Tag 9 und 10 – 27. und 28.08.2026

Tag 9 – 27.08.2026

An diesem Tag stand nur eine kurze Tour auf dem Programm. Durch die Berge ging es in die an Bilbao angrenzende Stadt Bakaralda. Durch die kurze Etappe konnte ich noch einmal etwas länger liegen bleiben. Bei dieser Etappe hat mich die Australierin begleitet. Den Zielort hatten wir bereits am frühen Nachmittag erreicht. Nach dem Frischmachen ging es dann etwas in die Stadt und zum Essen. In den Abendstunden spielten wir noch Karten. Es war ein angenehmer Tag, um nach einem Tag Pause wieder zu starten. An diesem Tag ist zwar nicht viel passiert, aber ich hatte viele schöne Gespräche, die in Erinnerung bleiben werden.

Tag 10 – 28.08.2026

Am Morgen gab es ein schnelles Frühstück und dann ging es auf nach Pobeña – einen kleinen Ort am Meer. Es war mit Sicherheit nicht die schönste Route des Jakobswegs und ich habe sie zumindest teilweise ausgelassen. Die originale Route führte durch ein großes Industriegebiet. Im Vorfeld hatte ich bereits davon gelesen. Ein Grund, der genannt wurde, dieses Stück nicht zu überspringen, war die Möglichkeit, über die Abhängigkeit von der Industrie nachzudenken.

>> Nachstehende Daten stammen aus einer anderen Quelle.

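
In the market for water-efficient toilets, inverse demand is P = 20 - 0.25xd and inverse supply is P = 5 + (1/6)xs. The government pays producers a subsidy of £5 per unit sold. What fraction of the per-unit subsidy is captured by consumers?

Consumer share = 0.6

Pre-subsidy: 20 - 0.25x = 5 + (1/6)x gives x* = 36 and P* = 11.
With the subsidy, sellers receive Ps = Pb + 5 for each unit, where Pb is the price buyers pay.
On the curves, Pb = 20 - 0.25x and Ps = 5 + (1/6)x; the wedge Ps − Pb = 5 gives 5 + (1/6)x − (20 - 0.25x) = 5, so x' = 48.
Then Pb = 20 − 0.25·48 = 8 and Ps = 5 + (1/6)·48 = 13.
Buyers' price falls by P* − Pb = 11 − 8 = 3; sellers' price rises by Ps − P* = 13 − 11 = 2.
So consumers capture 3/5 = 0.6 of each unit of subsidy.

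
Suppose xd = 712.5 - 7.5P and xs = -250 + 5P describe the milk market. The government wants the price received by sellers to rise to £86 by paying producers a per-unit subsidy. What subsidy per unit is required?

At a seller price of 86, quantity supplied is -250 + 5·86 = 180.
Buyers absorb 180 only when they pay Pb with 712.5 − 7.5·Pb = 180, i.e. Pb = 71.
s = Ps − Pb = 86 − 71 = 15.

Required subsidy s = £15 per unit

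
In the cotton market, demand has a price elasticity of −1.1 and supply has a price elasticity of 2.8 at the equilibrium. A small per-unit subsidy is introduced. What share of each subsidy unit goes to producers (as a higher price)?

For a small subsidy around the equilibrium, the benefit split depends on the relative slopes, which at a point are proportional to the elasticities.
Buyer share = εs/(εs + |εd|) = 2.8/(2.8 + 1.1) = 28/39; seller share = |εd|/(εs + |εd|) = 11/39.
So producers capture 11/39 of the subsidy.

Producer share = 11/39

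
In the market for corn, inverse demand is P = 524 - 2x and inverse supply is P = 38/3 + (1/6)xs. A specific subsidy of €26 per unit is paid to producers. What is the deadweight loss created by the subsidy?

Pre-subsidy: 524 - 2x = 38/3 + (1/6)x gives x* = 236 and P* = 52.
With the subsidy, sellers receive Ps = Pb + 26 for each unit, where Pb is the price buyers pay.
On the curves, Pb = 524 - 2x and Ps = 38/3 + (1/6)x; the wedge Ps − Pb = 26 gives 38/3 + (1/6)x − (524 - 2x) = 26, so x' = 248.
Then Pb = 524 − 2·248 = 28 and Ps = 38/3 + (1/6)·248 = 54.
The subsidy expands output by 248 − 236 = 12 past the efficient level; on those units the gap between marginal cost and willingness to pay runs from 0 up to 26.
DWL = ½ × 26 × 12 = 156.

Deadweight loss = €156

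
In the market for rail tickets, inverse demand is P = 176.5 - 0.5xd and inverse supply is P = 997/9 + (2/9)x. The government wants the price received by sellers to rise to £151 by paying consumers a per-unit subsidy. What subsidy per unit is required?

At a seller price of 151, quantity supplied is -498.5 + 4.5·151 = 181.
Buyers absorb 181 only when they pay Pb = 176.5 − 0.5·181 = 86.
s = Ps − Pb = 151 − 86 = 65.

Required subsidy s = £65 per unit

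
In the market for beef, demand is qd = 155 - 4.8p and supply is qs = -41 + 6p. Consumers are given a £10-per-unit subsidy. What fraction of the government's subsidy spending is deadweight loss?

Pre-subsidy: 155 - 4.8p = -41 + 6p gives p* = 490/27, q* = 611/9.
With the rebate, buyers effectively pay pb = ps − 10, where ps is the price sellers receive.
Demand in terms of ps becomes qd = 155 − 4.8(ps − 10) = 203 - 4.8ps. Setting this equal to supply: 203 - 4.8ps = -41 + 6ps, so ps = 610/27.
Buyers pay pb = 610/27 − 10 = 340/27; q' = -41 + 6·(610/27) = 851/9.
ΔCS = ½(611/9 + 851/9)(490/27 − 340/27) = 36550/81; ΔPS = ½(611/9 + 851/9)(610/27 − 490/27) = 29240/81.
Government spending = 10 × 851/9 = 8510/9.
DWL = ½ × 10 × (851/9 − 611/9) = 400/3; fraction = (400/3) / (8510/9) = 120/851.

DWL / government spending = 120/851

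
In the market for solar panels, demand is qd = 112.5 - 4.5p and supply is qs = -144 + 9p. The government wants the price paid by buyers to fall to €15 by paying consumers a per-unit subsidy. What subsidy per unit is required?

Required subsidy s = €6 per unit

At a buyer price of 15, quantity demanded is 112.5 − 4.5·15 = 45.
Sellers supply 45 only when they receive ps with -144 + 9·ps = 45, i.e. ps = 21.
s = ps − pb = 21 − 15 = 6.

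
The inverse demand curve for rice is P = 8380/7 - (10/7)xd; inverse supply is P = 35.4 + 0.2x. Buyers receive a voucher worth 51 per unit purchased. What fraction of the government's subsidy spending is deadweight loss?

DWL / government spending = 1785/84892

Pre-subsidy: 8380/7 - (10/7)x = 35.4 + 0.2x gives x* = 40661/57 and P* = 10150/57.
With the rebate, buyers effectively pay Pb = Ps − 51, where Ps is the price sellers receive.
On the curves, Pb = 8380/7 - (10/7)x and Ps = 35.4 + 0.2x; the wedge Ps − Pb = 51 gives 35.4 + 0.2x − (8380/7 - (10/7)x) = 51, so x' = 2234/3.
Then Pb = 8380/7 − (10/7)·(2234/3) = 400/3 and Ps = 35.4 + 0.2·(2234/3) = 553/3.
ΔCS = ½(40661/57 + 2234/3)(10150/57 − 400/3) = 35320475/1083; ΔPS = ½(40661/57 + 2234/3)(553/3 − 10150/57) = 9889733/2166.
Government spending = 51 × 2234/3 = 37978.
DWL = ½ × 51 × (2234/3 − 40661/57) = 30345/38; fraction = (30345/38) / 37978 = 1785/84892.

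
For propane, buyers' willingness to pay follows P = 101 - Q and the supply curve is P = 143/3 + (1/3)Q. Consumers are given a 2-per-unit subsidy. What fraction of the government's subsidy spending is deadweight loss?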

Zu meiner Stimmung passte die industrielle Umgebung aber überhaupt nicht, weshalb ich sie umging und lieber die Natur genoss.

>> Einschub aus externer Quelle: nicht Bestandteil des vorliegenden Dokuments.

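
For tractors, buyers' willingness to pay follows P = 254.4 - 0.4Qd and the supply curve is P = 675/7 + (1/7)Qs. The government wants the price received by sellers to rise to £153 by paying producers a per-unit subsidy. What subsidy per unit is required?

Required subsidy s = £57 per unit

At a seller price of 153, quantity supplied is -675 + 7·153 = 396.
Buyers absorb 396 only when they pay Pb = 254.4 − 0.4·396 = 96.
s = Ps − Pb = 153 − 96 = 57.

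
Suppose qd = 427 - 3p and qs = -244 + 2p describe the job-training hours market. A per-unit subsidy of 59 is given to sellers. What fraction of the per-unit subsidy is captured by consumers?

Consumer share = 0.4

Pre-subsidy: 427 - 3p = -244 + 2p gives p* = 134.2, q* = 24.4.
With the subsidy, sellers receive ps = pb + 59 for each unit, where pb is the price buyers pay.
Supply in terms of pb becomes qs = -244 + 2(pb + 59) = -126 + 2pb. Setting this equal to demand: 427 - 3pb = -126 + 2pb, so pb = 110.6.
Sellers receive ps = 110.6 + 59 = 169.6; q' = 427 − 3·110.6 = 95.2.
Buyers' price falls by p* − pb = 134.2 − 110.6 = 23.6; sellers' price rises by ps − p* = 169.6 − 134.2 = 35.4.
So consumers capture 23.6/59 = 0.4 of each unit of subsidy.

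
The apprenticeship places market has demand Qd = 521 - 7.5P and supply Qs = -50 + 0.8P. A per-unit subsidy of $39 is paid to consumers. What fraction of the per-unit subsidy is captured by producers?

Pre-subsidy: 521 - 7.5P = -50 + 0.8P gives P* = 5710/83, Q* = 418/83.
With the rebate, buyers effectively pay Pb = Ps − 39, where Ps is the price sellers receive.
Demand in terms of Ps becomes Qd = 521 − 7.5(Ps − 39) = 813.5 - 7.5Ps. Setting this equal to supply: 813.5 - 7.5Ps = -50 + 0.8Ps, so Ps = 8635/83.
Buyers pay Pb = 8635/83 − 39 = 5398/83; Q' = -50 + 0.8·(8635/83) = 2758/83.
Buyers' price falls by P* − Pb = 5710/83 − 5398/83 = 312/83; sellers' price rises by Ps − P* = 8635/83 − 5710/83 = 2925/83.
So producers capture (2925/83)/39 = 75/83 of each unit of subsidy.

Producer share = 75/83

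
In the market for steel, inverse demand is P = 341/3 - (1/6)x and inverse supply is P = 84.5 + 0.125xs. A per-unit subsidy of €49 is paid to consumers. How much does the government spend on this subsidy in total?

Pre-subsidy: 341/3 - (1/6)x = 84.5 + 0.125x gives x* = 100 and P* = 97.
With the rebate, buyers effectively pay Pb = Ps − 49, where Ps is the price sellers receive.
On the curves, Pb = 341/3 - (1/6)x and Ps = 84.5 + 0.125x; the wedge Ps − Pb = 49 gives 84.5 + 0.125x − (341/3 - (1/6)x) = 49, so x' = 268.
Then Pb = 341/3 − (1/6)·268 = 69 and Ps = 84.5 + 0.125·268 = 118.
Government outlay = subsidy × quantity = 49 × 268 = 13132.

Government cost = €13132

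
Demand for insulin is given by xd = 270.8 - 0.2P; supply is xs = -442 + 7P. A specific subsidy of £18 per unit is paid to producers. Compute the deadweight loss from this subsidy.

Deadweight loss = £31.5

Pre-subsidy: 270.8 - 0.2P = -442 + 7P gives P* = 99, x* = 251.
With the subsidy, sellers receive Ps = Pb + 18 for each unit, where Pb is the price buyers pay.
Supply in terms of Pb becomes xs = -442 + 7(Pb + 18) = -316 + 7Pb. Setting this equal to demand: 270.8 - 0.2Pb = -316 + 7Pb, so Pb = 81.5.
Sellers receive Ps = 81.5 + 18 = 99.5; x' = 270.8 − 0.2·81.5 = 254.5.
The subsidy expands output by 254.5 − 251 = 3.5 past the efficient level; on those units the gap between marginal cost and willingness to pay runs from 0 up to 18.
DWL = ½ × 18 × 3.5 = 31.5.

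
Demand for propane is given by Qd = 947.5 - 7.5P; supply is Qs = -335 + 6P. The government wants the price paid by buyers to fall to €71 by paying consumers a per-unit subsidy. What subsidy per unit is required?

At a buyer price of 71, quantity demanded is 947.5 − 7.5·71 = 415.
Sellers supply 415 only when they receive Ps with -335 + 6·Ps = 415, i.e. Ps = 125.
s = Ps − Pb = 125 − 71 = 54.

Required subsidy s = €54 per unit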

Erst am Vortag habe ich gelernt, dass eine Biene unter die Staubblätter der blauen Passionsblume krabbelt und somit die Pollen am Rücken aufnimmt. (Ohne Garantie, dass ich alles richtig verstanden habe.)

Auch diese Etappe war nicht lang und dadurch kam es dazu, dass ich an diesem Tag viele neue Gesichter getroffen habe. Die Menschen der letzten Tage waren weitergezogen. Und so ging das Kennenlernen von vorne los. Einer der anderen Pilger meinte später beim gemeinsamen Abendessen in einem nahegelegenen Restaurant, dass mit neuen Leuten immer neue Chancen einhergehen. Und ich muss sagen, dass das erneute Verlassen meiner Komfortzone immer leichter wird.

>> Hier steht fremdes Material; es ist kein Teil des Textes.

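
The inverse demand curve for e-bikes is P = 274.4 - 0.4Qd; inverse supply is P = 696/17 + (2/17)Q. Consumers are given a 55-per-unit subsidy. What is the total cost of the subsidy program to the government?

Government cost = 30648.75

Pre-subsidy: 274.4 - 0.4Q = 696/17 + (2/17)Q gives Q* = 451 and P* = 94.
With the rebate, buyers effectively pay Pb = Ps − 55, where Ps is the price sellers receive.
On the curves, Pb = 274.4 - 0.4Q and Ps = 696/17 + (2/17)Q; the wedge Ps − Pb = 55 gives 696/17 + (2/17)Q − (274.4 - 0.4Q) = 55, so Q' = 557.25.
Then Pb = 274.4 − 0.4·557.25 = 51.5 and Ps = 696/17 + (2/17)·557.25 = 106.5.
Government outlay = subsidy × quantity = 55 × 557.25 = 30648.75.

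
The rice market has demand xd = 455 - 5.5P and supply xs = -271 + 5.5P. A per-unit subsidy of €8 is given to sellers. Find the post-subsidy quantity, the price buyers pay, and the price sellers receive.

x' = 114; buyers pay €62; sellers receive €70

Pre-subsidy: 455 - 5.5P = -271 + 5.5P gives P* = 66, x* = 92.
With the subsidy, sellers receive Ps = Pb + 8 for each unit, where Pb is the price buyers pay.
Supply in terms of Pb becomes xs = -271 + 5.5(Pb + 8) = -227 + 5.5Pb. Setting this equal to demand: 455 - 5.5Pb = -227 + 5.5Pb, so Pb = 62.
Sellers receive Ps = 62 + 8 = 70; x' = 455 − 5.5·62 = 114.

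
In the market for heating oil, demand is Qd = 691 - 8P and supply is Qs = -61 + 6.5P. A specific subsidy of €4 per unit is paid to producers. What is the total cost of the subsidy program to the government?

Pre-subsidy: 691 - 8P = -61 + 6.5P gives P* = 1504/29, Q* = 8007/29.
With the subsidy, sellers receive Ps = Pb + 4 for each unit, where Pb is the price buyers pay.
Supply in terms of Pb becomes Qs = -61 + 6.5(Pb + 4) = -35 + 6.5Pb. Setting this equal to demand: 691 - 8Pb = -35 + 6.5Pb, so Pb = 1452/29.
Sellers receive Ps = 1452/29 + 4 = 1568/29; Q' = 691 − 8·(1452/29) = 8423/29.
Government outlay = subsidy × quantity = 4 × 8423/29 = 33692/29.

Government cost = 33692/29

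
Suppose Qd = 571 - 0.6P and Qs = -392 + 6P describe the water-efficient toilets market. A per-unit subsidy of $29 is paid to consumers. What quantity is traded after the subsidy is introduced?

Q' = 5492/11

Pre-subsidy: 571 - 0.6P = -392 + 6P gives P* = 1605/11, Q* = 5318/11.
With the rebate, buyers effectively pay Pb = Ps − 29, where Ps is the price sellers receive.
Demand in terms of Ps becomes Qd = 571 − 0.6(Ps − 29) = 588.4 - 0.6Ps. Setting this equal to supply: 588.4 - 0.6Ps = -392 + 6Ps, so Ps = 1634/11.
Buyers pay Pb = 1634/11 − 29 = 1315/11; Q' = -392 + 6·(1634/11) = 5492/11.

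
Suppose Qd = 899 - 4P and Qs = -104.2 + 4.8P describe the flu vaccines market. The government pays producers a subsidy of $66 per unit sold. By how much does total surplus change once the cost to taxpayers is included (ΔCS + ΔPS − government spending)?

Net change in total surplus = -$4752

Pre-subsidy: 899 - 4P = -104.2 + 4.8P gives P* = 114, Q* = 443.
With the subsidy, sellers receive Ps = Pb + 66 for each unit, where Pb is the price buyers pay.
Supply in terms of Pb becomes Qs = -104.2 + 4.8(Pb + 66) = 212.6 + 4.8Pb. Setting this equal to demand: 899 - 4Pb = 212.6 + 4.8Pb, so Pb = 78.
Sellers receive Ps = 78 + 66 = 144; Q' = 899 − 4·78 = 587.
ΔCS = ½(443 + 587)(114 − 78) = 18540; ΔPS = ½(443 + 587)(144 − 114) = 15450.
Government spending = 66 × 587 = 38742.
Net change = 18540 + 15450 − 38742 = -4752. The loss equals the DWL triangle ½·66·144.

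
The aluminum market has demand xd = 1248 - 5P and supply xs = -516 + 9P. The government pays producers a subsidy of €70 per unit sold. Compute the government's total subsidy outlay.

Pre-subsidy: 1248 - 5P = -516 + 9P gives P* = 126, x* = 618.
With the subsidy, sellers receive Ps = Pb + 70 for each unit, where Pb is the price buyers pay.
Supply in terms of Pb becomes xs = -516 + 9(Pb + 70) = 114 + 9Pb. Setting this equal to demand: 1248 - 5Pb = 114 + 9Pb, so Pb = 81.
Sellers receive Ps = 81 + 70 = 151; x' = 1248 − 5·81 = 843.
Government outlay = subsidy × quantity = 70 × 843 = 59010.

Government cost = €59010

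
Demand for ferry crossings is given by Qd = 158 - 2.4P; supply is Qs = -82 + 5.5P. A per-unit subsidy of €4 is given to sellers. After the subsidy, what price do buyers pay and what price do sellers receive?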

Die Herberge war aber auch ein interessantes Highlight. Die Hostelarin, die schon einige Jahre älter war, war sehr bemüht, aber die Abläufe dauerten sehr lang. Sie plauderte mit einigen der Pilger, moserte über die fehlenden Sprachkenntnisse und sprach selber kein Wort Englisch. Das Gebäude wurde um 10 Uhr abgeschlossen und um 6 Uhr morgens ging das Licht an.